您现在的位置：程式師世界 >> 編程語言 > >> 更多編程語言 >> Python

Python implements a simple neural network (with code)

編輯：Python

Catalog

Preface

brick ： Neuron

A simple example

Encode a neuron

Assemble neurons into a network

Example ： feedforward

Coding neural network ： feedforward

Training neural network The first part

Loss

Examples of loss calculation

Code ：MSE Loss

Training neural network The second part

Example ： Calculating partial derivatives

Code ： A complete neural network

The latter

Preface

We use Python Implement a... From scratch neural network To understand the principle of Neural Networks .

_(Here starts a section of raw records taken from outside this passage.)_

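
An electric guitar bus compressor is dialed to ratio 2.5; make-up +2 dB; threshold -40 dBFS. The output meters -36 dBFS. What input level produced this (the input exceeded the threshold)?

Before make-up, the level was -36 − 2 = -38 dBFS.
That's 2 dB above the -40 dBFS threshold.
Undo the ratio: input overshoot = 2 × 2.5 = 5 dB, giving input = -35 dBFS.

-35 dBFS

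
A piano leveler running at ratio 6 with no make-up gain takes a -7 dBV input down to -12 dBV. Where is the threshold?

-13 dBV

Let T be the threshold. Output overshoot = (input overshoot)/R, so -12 − T = (-7 − T)/6.
6·(-12 − T) = -7 − T → 5·T = -72 − (-7) = -65.
T = -65/5 = -13 dBV.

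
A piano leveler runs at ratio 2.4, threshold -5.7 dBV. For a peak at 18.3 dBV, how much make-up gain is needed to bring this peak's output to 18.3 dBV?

The peak compresses to -5.7 + 24/2.4 = 4.3 dBV.
To reach 18.3 dBV requires 18.3 − 4.3 = 14 dB of make-up.

14 dB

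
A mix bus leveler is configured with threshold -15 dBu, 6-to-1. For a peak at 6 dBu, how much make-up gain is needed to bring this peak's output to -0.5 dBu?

11 dB

Overshoot 21 dB → 21/6 = 3.5 dB after compression, so the compressed level is -15 + 3.5 = -11.5 dBu.
Make-up = target − compressed = -0.5 − (-11.5) = 11 dB.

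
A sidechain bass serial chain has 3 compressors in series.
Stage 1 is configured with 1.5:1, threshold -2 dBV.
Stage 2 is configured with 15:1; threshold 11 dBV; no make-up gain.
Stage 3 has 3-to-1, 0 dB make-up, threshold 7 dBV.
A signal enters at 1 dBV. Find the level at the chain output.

0 dBV

Stage 1: 3 dB above -2 dBV, reduced 1.5:1 to 2 dB above → 0 dBV.
Stage 2: 0 dBV ≤ 11 dBV, so stage 2 doesn't engage; output 0 dBV.
Stage 3: 0 dBV ≤ 7 dBV, so stage 3 doesn't engage; output 0 dBV.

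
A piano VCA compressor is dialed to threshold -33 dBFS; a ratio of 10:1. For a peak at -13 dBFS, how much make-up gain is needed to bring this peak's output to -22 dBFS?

9 dB

Overshoot 20 dB → 20/10 = 2 dB after compression, so the compressed level is -33 + 2 = -31 dBFS.
Make-up = target − compressed = -22 − (-31) = 9 dB.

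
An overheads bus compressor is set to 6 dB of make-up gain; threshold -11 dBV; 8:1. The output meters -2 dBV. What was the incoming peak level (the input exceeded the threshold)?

13 dBV

Remove make-up: -2 − 6 = -8 dBV.
The compressed level sits -8 − (-11) = 3 dB over threshold.
Input overshoot = R × output overshoot = 24 dB → input = -11 + 24 = 13 dBV.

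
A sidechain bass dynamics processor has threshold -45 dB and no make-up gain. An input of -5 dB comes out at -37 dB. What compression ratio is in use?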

First, let's look at the basic units of Neural Networks , Neuron . Neurons accept input , Do some data operations on it , And then produce output . for example , This is a 2- Input neuron ：

Three things happened here . First , Each input is multiplied by a weight （ Red ）：

then , Weighted input summation , Add a deviation b（ green ）：

Last , This result is passed to an activation function f：

The purpose of the activation function is to put an unbounded input , Transform into a predictable form . The commonly used activation function is S Type of function ：

S The range of value of a type function is (0, 1). Simply speaking , Is to put (−∞, +∞) Compress to (0, 1) , A large negative number is about 0, A large positive number is about 1.

A simple example

Suppose we have a neuron , The activation function is S Type of function , Its parameters are as follows ：

w=[0,1],b=4

w=[0,1] It is expressed in the form of vectors w1=0,w2=1. Now? , We give this neuron an input [2,3]. We use dot product to express ：

When the input is [2, 3] when , The output of this neuron is 0.999. A given input , The process of getting the output is called feedforward （feedforward）.

Encode a neuron

Let's implement a neuron ！ use Python Of NumPy Library to complete the mathematical calculation ：

import numpy as np
def sigmoid(x):
# Our activation function : f(x) = 1 / (1 + e^(-x))
return 1 / (1 + np.exp(-x))
class Neuron:
def __init__(self, weights, bias):
self.weights = weights
self.bias = bias
def feedforward(self, inputs):
# Weighted input , Add bias , Then use the activation function 
total = np.dot(self.weights, inputs) + self.bias
return sigmoid(total)
weights = np.array([0, 1]) # w1 = 0, w2 = 1
bias = 4 # b = 4
n = Neuron(weights, bias)
x = np.array([2, 3]) # x1 = 2, x2 = 3
print(n.feedforward(x)) # 0.9990889488055994

Assemble neurons into a network

The so-called neural network is a pile of neurons . This is a simple neural network ：

This network has two inputs , One has two neurons （ and ） The hidden layer of , And one has a neuron （ ) ） The output layer of . it is to be noted that , The input is and Output , This forms a network .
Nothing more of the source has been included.